Given the pdf of Z = X+Y, what's the pdf of X if X&Y are IID

[ecneicScience]

A common problem in statistics is, "Given that X is distributed according to the pdf f(x) and Y is distributed according to the pdf g(y), what is the pdf h(z) of Z = X + Y?" The answer is the convolution of f(x) and g(y):

$$ h(z)=(f*g)(z)=\int_{-\infty}^\infty f(z-t)g(t) dt = \int_{-\infty}^\infty f(t)g(z-t) dt $$

In my research I have stumbled across the reverse problem given that X and Y are IID (identically and independently distributed): "Given that the random variable Z = X+Y has a known pdf h(z), what is the pdf f(x) if it is known that X and Y are IID?"

Does anyone have insight to how this problem could be solved? Is there such a thing as a deconvolution operator that could help me? Thanks in advance.

 

[mfb]

If you know Z with arbitrary precision, a Fourier transform should help.
Or calculate all the moments of the distribution.

 

[ecneicScience]

If you know Z with arbitrary precision, a Fourier transform should help.
Or calculate all the moments of the distribution.

Exactly! I never actually thought I'd use those convolution theorems I learned in my FT class!

We know
$$ h = f*g $$
Taking the Fourier transform
$$ \mathcal{F}\{f*g\} = \mathcal{F}\{f\} \cdot \mathcal{F}\{g\} $$
We know f = g, so
$$ \mathcal{F}\{f*g\} = \mathcal{F}\{f\}^2 $$
Rearranging,
$$ f = \mathcal{F}^{-1} \bigg\{ \sqrt{ \mathcal{F} \{ f*g \} } \bigg\} $$
Putting in h,
$$ f = \mathcal{F}^{-1} \bigg\{ \sqrt{ \mathcal{F} \{ h \} } \bigg\} $$

Thank you for that insight. Hopefully my data is not too sparse so that I can perform a decent FFT.

Could you please elaborate how calculating moments could help?

 

[mfb]

If you know all moments, you can reconstruct the function, and you can find relations between the moments of Z and X.

A discretized version can always have problems with high frequencies, but I guess there are ways to suppress them.

 

[micromass]

If you know all moments, you can reconstruct the function

That is not necessarily true.
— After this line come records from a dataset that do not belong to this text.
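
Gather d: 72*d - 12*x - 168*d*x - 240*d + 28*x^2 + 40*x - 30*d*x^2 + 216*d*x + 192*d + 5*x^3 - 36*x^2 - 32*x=d*(-30*x^2 + 48*x + 24) + 5*x^3 - 8*x^2 - 4*x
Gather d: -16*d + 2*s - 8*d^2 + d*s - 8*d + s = -8*d^2 + d*(s - 24) + 3*s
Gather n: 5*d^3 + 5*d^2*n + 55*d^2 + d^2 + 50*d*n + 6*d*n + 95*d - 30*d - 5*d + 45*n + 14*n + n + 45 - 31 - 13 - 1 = 5*d^3 + 56*d^2 + 60*d + n*(5*d^2 + 56*d + 60)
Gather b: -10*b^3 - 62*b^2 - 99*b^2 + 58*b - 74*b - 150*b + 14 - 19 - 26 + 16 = -10*b^3 - 161*b^2 - 166*b - 15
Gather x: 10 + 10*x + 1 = 10*x + 11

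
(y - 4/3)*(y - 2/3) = y^2 - 2*y + 8/9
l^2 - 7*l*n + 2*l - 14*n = (l + 2)*(l - 7*n)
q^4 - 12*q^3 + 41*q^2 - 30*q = q*(q - 6)*(q - 5)*(q - 1)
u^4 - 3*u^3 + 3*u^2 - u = u*(u - 1)^3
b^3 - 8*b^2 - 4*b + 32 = (b - 8)*(b - 2)*(b + 2)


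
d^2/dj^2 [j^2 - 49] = 2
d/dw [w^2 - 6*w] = 2*w - 6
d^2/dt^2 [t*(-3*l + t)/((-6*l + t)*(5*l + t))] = 4*l*(495*l^3 - 135*l^2*t + 45*l*t^2 - t^3)/(-27000*l^6 - 2700*l^5*t + 2610*l^4*t^2 + 179*l^3*t^3 - 87*l^2*t^4 - 3*l*t^5 + t^6)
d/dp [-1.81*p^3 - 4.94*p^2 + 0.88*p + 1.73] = -5.43*p^2 - 9.88*p + 0.88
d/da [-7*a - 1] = -7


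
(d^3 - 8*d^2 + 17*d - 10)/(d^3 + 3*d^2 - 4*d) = (d^2 - 7*d + 10)/(d*(d + 4))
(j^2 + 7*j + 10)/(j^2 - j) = (j^2 + 7*j + 10)/(j*(j - 1))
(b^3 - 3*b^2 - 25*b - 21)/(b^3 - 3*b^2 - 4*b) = (b^2 - 4*b - 21)/(b*(b - 4))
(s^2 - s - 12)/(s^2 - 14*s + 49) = (s^2 - s - 12)/(s^2 - 14*s + 49)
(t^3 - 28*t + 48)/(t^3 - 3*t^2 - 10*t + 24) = (t + 6)/(t + 3)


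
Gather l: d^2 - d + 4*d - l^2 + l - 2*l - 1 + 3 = d^2 + 3*d - l^2 - l + 2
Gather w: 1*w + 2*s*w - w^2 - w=2*s*w - w^2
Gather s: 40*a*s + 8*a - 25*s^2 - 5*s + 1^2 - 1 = 8*a - 25*s^2 + s*(40*a - 5)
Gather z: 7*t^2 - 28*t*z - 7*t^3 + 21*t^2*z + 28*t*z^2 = -7*t^3 + 7*t^2 + 28*t*z^2 + z*(21*t^2 - 28*t)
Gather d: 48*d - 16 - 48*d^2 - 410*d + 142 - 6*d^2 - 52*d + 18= -54*d^2 - 414*d + 144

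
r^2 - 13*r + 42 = (r - 7)*(r - 6)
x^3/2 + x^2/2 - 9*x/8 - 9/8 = (x/2 + 1/2)*(x - 3/2)*(x + 3/2)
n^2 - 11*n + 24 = (n - 8)*(n - 3)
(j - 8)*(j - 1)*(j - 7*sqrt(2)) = j^3 - 7*sqrt(2)*j^2 - 9*j^2 + 8*j + 63*sqrt(2)*j - 56*sqrt(2)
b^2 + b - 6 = (b - 2)*(b + 3)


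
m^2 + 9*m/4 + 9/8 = (m + 3/4)*(m + 3/2)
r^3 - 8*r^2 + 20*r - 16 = (r - 4)*(r - 2)^2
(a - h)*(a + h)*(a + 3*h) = a^3 + 3*a^2*h - a*h^2 - 3*h^3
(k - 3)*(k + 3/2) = k^2 - 3*k/2 - 9/2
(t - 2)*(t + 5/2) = t^2 + t/2 - 5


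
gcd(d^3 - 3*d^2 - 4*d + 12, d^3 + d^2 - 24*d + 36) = d^2 - 5*d + 6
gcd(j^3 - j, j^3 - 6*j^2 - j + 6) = j^2 - 1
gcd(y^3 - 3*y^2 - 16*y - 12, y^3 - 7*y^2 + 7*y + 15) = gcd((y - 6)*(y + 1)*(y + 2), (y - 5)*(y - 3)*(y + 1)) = y + 1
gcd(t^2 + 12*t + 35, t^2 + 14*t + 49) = t + 7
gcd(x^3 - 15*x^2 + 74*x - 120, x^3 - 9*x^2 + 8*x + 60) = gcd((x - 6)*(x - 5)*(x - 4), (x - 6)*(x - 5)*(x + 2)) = x^2 - 11*x + 30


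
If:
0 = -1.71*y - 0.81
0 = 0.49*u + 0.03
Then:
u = -0.06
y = -0.47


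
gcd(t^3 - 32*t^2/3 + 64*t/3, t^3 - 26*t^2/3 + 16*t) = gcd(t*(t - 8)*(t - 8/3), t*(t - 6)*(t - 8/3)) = t^2 - 8*t/3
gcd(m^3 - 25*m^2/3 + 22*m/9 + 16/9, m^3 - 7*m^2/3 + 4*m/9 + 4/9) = m^2 - m/3 - 2/9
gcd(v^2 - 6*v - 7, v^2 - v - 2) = v + 1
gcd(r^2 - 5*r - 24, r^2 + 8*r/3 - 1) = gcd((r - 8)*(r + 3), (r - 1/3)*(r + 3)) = r + 3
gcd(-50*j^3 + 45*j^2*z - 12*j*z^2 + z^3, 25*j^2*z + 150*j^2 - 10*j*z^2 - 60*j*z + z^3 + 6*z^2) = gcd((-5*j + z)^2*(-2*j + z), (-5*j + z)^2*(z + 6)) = 25*j^2 - 10*j*z + z^2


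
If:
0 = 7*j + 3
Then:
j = -3/7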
But I guess you can assume that the distribution of the OP is nice enough for it to be true.

 

[mfb]

For all functions where you have some chance to reconstruct it experimentally ;).

 

[ecneicScience]

If you know all moments, you can reconstruct the function, and you can find relations between the moments of Z and X.

A discretized version can always have problems with high frequencies, but I guess there are ways to suppress them.

Is there a theorem you could refer me to that describes this process of constructing a pdf from its moments?

 

[mfb]

As usual, Wikipedia has an article about it.

 

[ecneicScience]

As usual, Wikipedia has an article about it.

That article didn't seem that helpful or it went way over my head. What I had in mind when you said a pdf could be reconstructed from its moments, is that the pdf could be approximated as some polynomial, where each term is somehow a function of the first N moments, and that the reconstruction of became increasingly accurate with increasing N. I couldn't find anything that mentioned this in that article.

 

[mfb]

The references given there might help.

Checking Wikipedia, the references given there, and google results with similar keywords is really not magic, and something that could be expected before asking questions.[/size]

 

[ecneicScience]

Checking Wikipedia, the references given there, and google results with similar keywords is really not magic, and something that could be expected before asking questions.

Thanks for the tip.

 

[OrangeDog]

Can you just look at this as computing the probability of X and Y, eg their union?